Drawing (pour S), MAMAC, Nice, 2005
Wall Drawing for Intra-Muros, Nice, 2004
37 Wall Drawings in Issoire, ART. C, 2003
Project for Eglise (Church) de Crosne, 2003
Exterior Wall, Université Saint-Denis, Paris, 1997


DAVID TREMLETT
Drawing (pour S), 2005
Musée d’Art Moderne et d’Art Contemporain, Nice


Fiche technique de l’œuvre :

Réalisation : David Tremlett et Peter Smith assistés de trois étudiants (chantier d’une semaine)
Concept : deux modèles/plans au pastel sur papier
Technique : pastels gras Rembrandt, pigments purs, mine de plomb, adhésifs, films plastiques et fixateur
Localisation : escalier elliptique dessiné par Jean-Michel Wilmotte, cage et murs de retours menant du troisième étage aux terrasses et au Centre de Documentation
Historique du projet : à la suite du Wall Drawing for Intra-Muros réalisé en mai 2004 pour l’exposition éponyme éphémère, décision de réalisation d’un Wall Drawing permanent dans la continuité de l’aménagement de l’escalier par Pier Paolo Calzolari (2003) et des façades extérieures du musée (Sol LeWitt, Claude Viallat, Arman)

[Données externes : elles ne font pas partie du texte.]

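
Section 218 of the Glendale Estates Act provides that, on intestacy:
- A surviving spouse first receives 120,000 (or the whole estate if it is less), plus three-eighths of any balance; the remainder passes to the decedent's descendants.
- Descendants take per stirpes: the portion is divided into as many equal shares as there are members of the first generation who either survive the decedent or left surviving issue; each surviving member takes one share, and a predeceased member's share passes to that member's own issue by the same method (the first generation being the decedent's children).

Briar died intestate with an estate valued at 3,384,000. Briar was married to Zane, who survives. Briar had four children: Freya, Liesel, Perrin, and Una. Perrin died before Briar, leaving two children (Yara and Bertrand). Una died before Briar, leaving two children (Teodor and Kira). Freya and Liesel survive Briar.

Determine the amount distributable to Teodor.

Zane first takes 120,000, leaving a balance of 3,264,000. Zane then takes three-eighths of the balance (1,224,000), for a total of 1,344,000. The remaining 2,040,000 passes to the descendants.
The descendants' portion (2,040,000) is divided into 4 shares of 510,000: Freya and Liesel each take 510,000; Perrin's 510,000 share passes to Perrin's issue; Una's 510,000 share passes to Una's issue.
Perrin's share (510,000) is divided into 2 shares of 255,000: Yara and Bertrand each take 255,000.
Una's share (510,000) is divided into 2 shares of 255,000: Teodor and Kira each take 255,000.

Teodor receives 255,000.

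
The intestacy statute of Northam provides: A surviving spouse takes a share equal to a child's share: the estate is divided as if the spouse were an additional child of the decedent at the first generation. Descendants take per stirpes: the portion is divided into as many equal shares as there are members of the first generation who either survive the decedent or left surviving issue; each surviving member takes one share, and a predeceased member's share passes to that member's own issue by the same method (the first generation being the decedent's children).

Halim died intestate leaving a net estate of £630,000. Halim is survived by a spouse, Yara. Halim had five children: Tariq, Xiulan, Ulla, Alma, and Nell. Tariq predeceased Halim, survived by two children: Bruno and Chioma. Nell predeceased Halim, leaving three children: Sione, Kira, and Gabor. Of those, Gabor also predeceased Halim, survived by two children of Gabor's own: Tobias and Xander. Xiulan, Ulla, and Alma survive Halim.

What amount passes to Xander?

Xander receives £17,500.

The spouse counts as an additional share at the children's level, so there are 6 primary shares of £105,000. Yara takes one such share (£105,000).
The children's combined portion (£525,000) is divided into 5 shares of £105,000: Xiulan, Ulla, and Alma each take £105,000; Tariq's £105,000 share passes to Tariq's issue; Nell's £105,000 share passes to Nell's issue.
Tariq's share (£105,000) is divided into 2 shares of £52,500: Bruno and Chioma each take £52,500.
Nell's share (£105,000) is divided into 3 shares of £35,000: Sione and Kira each take £35,000; Gabor's £35,000 share passes to Gabor's issue.
Gabor's share (£35,000) is divided into 2 shares of £17,500: Tobias and Xander each take £17,500.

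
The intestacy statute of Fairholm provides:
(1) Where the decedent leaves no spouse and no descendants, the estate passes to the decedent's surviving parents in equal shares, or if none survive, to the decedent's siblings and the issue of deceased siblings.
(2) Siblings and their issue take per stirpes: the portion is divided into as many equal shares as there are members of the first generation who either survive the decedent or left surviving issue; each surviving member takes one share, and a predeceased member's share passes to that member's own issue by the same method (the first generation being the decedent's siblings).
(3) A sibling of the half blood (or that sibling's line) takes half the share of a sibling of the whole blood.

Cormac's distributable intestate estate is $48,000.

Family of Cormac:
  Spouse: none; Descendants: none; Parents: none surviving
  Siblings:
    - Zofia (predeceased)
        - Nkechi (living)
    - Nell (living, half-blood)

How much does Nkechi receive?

Nkechi receives $32,000.

The entire $48,000 passes to the siblings and their issue.
Counting each half-blood sibling's line as half a unit, there are 3/2 units in $48,000, so one unit is $32,000. Whole-blood lines (Zofia) take $32,000 each; half-blood lines (Nell) take $16,000 each.
Zofia's share ($32,000) passes entirely to Nkechi.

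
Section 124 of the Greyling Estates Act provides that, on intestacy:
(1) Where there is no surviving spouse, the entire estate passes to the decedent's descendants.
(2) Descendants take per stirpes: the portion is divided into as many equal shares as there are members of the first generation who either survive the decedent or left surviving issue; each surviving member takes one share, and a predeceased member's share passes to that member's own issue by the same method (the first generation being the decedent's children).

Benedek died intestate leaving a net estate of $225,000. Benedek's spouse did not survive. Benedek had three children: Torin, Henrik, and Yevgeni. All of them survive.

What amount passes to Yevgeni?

Yevgeni receives $75,000.

The entire $225,000 passes to the descendants.
That amount ($225,000) is divided into 3 shares of $75,000: Torin, Henrik, and Yevgeni each take $75,000.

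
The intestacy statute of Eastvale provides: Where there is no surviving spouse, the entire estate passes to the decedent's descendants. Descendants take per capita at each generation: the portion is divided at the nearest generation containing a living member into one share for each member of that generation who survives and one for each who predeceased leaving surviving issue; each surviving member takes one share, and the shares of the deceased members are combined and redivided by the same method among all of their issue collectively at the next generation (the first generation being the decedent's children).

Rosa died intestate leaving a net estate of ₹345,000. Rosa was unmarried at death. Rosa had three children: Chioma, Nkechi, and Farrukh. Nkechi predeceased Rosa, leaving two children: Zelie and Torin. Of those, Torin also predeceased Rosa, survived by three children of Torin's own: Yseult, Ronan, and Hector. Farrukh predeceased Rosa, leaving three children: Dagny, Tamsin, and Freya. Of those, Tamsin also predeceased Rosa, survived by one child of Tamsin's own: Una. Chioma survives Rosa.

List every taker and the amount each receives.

The entire ₹345,000 passes to the descendants.
That amount (₹345,000) is divided at the children's generation into 3 shares of ₹115,000. Chioma takes ₹115,000. The 2 shares of the deceased (Nkechi and Farrukh) are combined into a pool of ₹230,000.
That pool (₹230,000) is divided at the grandchildren's generation into 5 shares of ₹46,000. Zelie, Dagny, and Freya each take ₹46,000. The 2 shares of the deceased (Torin and Tamsin) are combined into a pool of ₹92,000.
That pool (₹92,000) is divided at the great-grandchildren's generation equally among Yseult, Ronan, Hector, and Una: ₹23,000 each.

Chioma: ₹115,000; Zelie: ₹46,000; Yseult: ₹23,000; Ronan: ₹23,000; Hector: ₹23,000; Dagny: ₹46,000; Una: ₹23,000; Freya: ₹46,000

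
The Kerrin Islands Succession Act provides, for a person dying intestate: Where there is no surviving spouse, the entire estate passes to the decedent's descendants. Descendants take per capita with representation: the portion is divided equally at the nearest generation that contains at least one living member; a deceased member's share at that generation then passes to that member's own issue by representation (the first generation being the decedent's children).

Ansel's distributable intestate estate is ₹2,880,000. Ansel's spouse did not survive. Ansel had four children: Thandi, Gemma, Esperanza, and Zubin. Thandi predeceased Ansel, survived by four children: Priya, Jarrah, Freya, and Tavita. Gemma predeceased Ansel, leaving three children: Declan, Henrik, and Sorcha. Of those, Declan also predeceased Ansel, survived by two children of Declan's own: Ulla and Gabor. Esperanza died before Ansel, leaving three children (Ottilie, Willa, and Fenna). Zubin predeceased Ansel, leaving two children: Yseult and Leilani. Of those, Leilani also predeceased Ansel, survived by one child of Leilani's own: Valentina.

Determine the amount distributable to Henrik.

The entire ₹2,880,000 passes to the descendants.
No child survives, so the initial division is made at the grandchildren's generation.
That amount (₹2,880,000) is divided into 12 shares of ₹240,000: Priya, Jarrah, Freya, Tavita, Henrik, Sorcha, Ottilie, Willa, Fenna, and Yseult each take ₹240,000; Declan's ₹240,000 share passes to Declan's issue; Leilani's ₹240,000 share passes to Leilani's issue.
Declan's share (₹240,000) is divided into 2 shares of ₹120,000: Ulla and Gabor each take ₹120,000.
Leilani's share (₹240,000) passes entirely to Valentina.

Henrik receives ₹240,000.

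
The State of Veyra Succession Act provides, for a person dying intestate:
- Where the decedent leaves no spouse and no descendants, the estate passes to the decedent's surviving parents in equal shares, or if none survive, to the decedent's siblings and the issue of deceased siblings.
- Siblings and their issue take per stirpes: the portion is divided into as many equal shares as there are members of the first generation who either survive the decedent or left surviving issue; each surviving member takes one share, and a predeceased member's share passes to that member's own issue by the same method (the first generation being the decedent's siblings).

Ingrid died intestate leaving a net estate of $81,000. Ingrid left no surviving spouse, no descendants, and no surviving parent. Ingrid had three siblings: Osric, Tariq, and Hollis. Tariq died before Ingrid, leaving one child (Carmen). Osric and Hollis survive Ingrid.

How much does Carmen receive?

The entire $81,000 passes to the siblings and their issue.
That amount ($81,000) is divided into 3 shares of $27,000: Osric and Hollis each take $27,000; Tariq's $27,000 share passes to Tariq's issue.
Tariq's share ($27,000) passes entirely to Carmen.

Carmen receives $27,000.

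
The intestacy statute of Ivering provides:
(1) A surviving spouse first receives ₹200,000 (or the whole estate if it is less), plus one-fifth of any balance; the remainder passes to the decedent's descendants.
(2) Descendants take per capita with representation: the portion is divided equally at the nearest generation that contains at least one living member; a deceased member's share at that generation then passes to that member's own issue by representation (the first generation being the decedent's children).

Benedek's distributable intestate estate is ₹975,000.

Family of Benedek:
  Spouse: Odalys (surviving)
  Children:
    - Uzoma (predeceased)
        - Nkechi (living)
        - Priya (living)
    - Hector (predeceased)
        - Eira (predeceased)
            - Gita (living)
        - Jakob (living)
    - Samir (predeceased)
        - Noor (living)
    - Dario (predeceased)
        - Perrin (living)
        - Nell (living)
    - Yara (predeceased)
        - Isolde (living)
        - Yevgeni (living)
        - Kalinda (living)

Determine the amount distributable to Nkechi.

Odalys first takes ₹200,000, leaving a balance of ₹775,000. Odalys then takes one-fifth of the balance (₹155,000), for a total of ₹355,000. The remaining ₹620,000 passes to the descendants.
No child survives, so the initial division is made at the grandchildren's generation.
The descendants' portion (₹620,000) is divided into 10 shares of ₹62,000: Nkechi, Priya, Jakob, Noor, Perrin, Nell, Isolde, Yevgeni, and Kalinda each take ₹62,000; Eira's ₹62,000 share passes to Eira's issue.
Eira's share (₹62,000) passes entirely to Gita.

Nkechi receives ₹62,000.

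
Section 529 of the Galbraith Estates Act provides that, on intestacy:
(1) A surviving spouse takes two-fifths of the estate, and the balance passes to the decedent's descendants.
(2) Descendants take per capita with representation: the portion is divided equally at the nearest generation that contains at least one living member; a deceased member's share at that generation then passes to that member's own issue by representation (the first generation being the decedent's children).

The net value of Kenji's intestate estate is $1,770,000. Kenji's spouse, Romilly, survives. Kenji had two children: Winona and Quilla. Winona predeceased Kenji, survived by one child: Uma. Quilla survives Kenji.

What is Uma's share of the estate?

Romilly takes two-fifths of $1,770,000 = $708,000. The remaining $1,062,000 passes to the descendants.
The descendants' portion ($1,062,000) is divided into 2 shares of $531,000: Quilla takes $531,000; Winona's $531,000 share passes to Winona's issue.
Winona's share ($531,000) passes entirely to Uma.

Uma receives $531,000.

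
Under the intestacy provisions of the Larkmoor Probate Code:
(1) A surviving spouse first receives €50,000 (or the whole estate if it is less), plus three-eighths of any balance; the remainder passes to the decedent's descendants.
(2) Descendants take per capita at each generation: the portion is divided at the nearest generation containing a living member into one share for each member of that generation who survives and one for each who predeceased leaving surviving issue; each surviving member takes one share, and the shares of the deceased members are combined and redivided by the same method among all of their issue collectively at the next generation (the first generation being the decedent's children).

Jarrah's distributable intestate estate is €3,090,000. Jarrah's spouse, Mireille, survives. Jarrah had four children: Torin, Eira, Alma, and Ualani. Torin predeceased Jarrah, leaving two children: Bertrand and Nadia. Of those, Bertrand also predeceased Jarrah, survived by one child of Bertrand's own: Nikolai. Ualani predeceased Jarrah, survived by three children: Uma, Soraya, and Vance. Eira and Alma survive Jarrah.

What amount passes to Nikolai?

Nikolai receives €190,000.

Mireille first takes €50,000, leaving a balance of €3,040,000. Mireille then takes three-eighths of the balance (€1,140,000), for a total of €1,190,000. The remaining €1,900,000 passes to the descendants.
The descendants' portion (€1,900,000) is divided at the children's generation into 4 shares of €475,000. Eira and Alma each take €475,000. The 2 shares of the deceased (Torin and Ualani) are combined into a pool of €950,000.
That pool (€950,000) is divided at the grandchildren's generation into 5 shares of €190,000. Nadia, Uma, Soraya, and Vance each take €190,000. The remaining share for the deceased Bertrand (€190,000) is carried to the next generation.
That pool (€190,000) passes entirely to Nikolai, the sole taker at the great-grandchildren's generation.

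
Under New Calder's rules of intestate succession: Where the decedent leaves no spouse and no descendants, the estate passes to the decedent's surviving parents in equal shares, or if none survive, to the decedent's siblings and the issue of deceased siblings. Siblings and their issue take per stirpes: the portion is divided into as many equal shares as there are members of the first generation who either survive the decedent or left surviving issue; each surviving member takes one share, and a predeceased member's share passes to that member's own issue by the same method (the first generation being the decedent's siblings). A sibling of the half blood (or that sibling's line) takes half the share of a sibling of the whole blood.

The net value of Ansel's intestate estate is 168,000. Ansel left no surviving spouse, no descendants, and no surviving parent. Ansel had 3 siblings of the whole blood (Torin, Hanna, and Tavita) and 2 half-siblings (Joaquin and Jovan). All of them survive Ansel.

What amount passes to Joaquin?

The entire 168,000 passes to the siblings and their issue.
Counting each half-blood sibling's line as half a unit, there are 4 units in 168,000, so one unit is 42,000. Whole-blood lines (Torin, Hanna, and Tavita) take 42,000 each; half-blood lines (Joaquin and Jovan) take 21,000 each.

Joaquin receives 21,000.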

Description de l’œuvre : choix du lieu par David Tremlett, bien conscient de la complexité architectonique du site liée à la planéité du modèle incompatible avec les effets optiques de l’hélicoïdale de l’escalier ainsi que le triple point de vue engendré par la volée.
- le dessous de la volée : une double circulation de verts séparée de brun mais réunie par l’ellipse et le bandeau. Alternance de formes circulaires et rectilignes correspondant aux alternances colorées (noire, blanche et grise). Rythmique binaire des formes et ternaire des couleurs. Harmonie chromatique apollinienne attestée par la lumière douce émanant des passerelles.
- les limons : forme dynamisante de l’hélicoïdale accentuée par l’orangé patiné et la rythmique du bandeau marron.
- les retours de murs : retours latéraux rectilignes gris et rouge qui font écho au mur curviligne offrant la même rétribution mais dans un contraste plus fort : un bleu céleste à peine « impressionné » cohabitant avec un pigment rouge d’Inde intense à la densité génoise.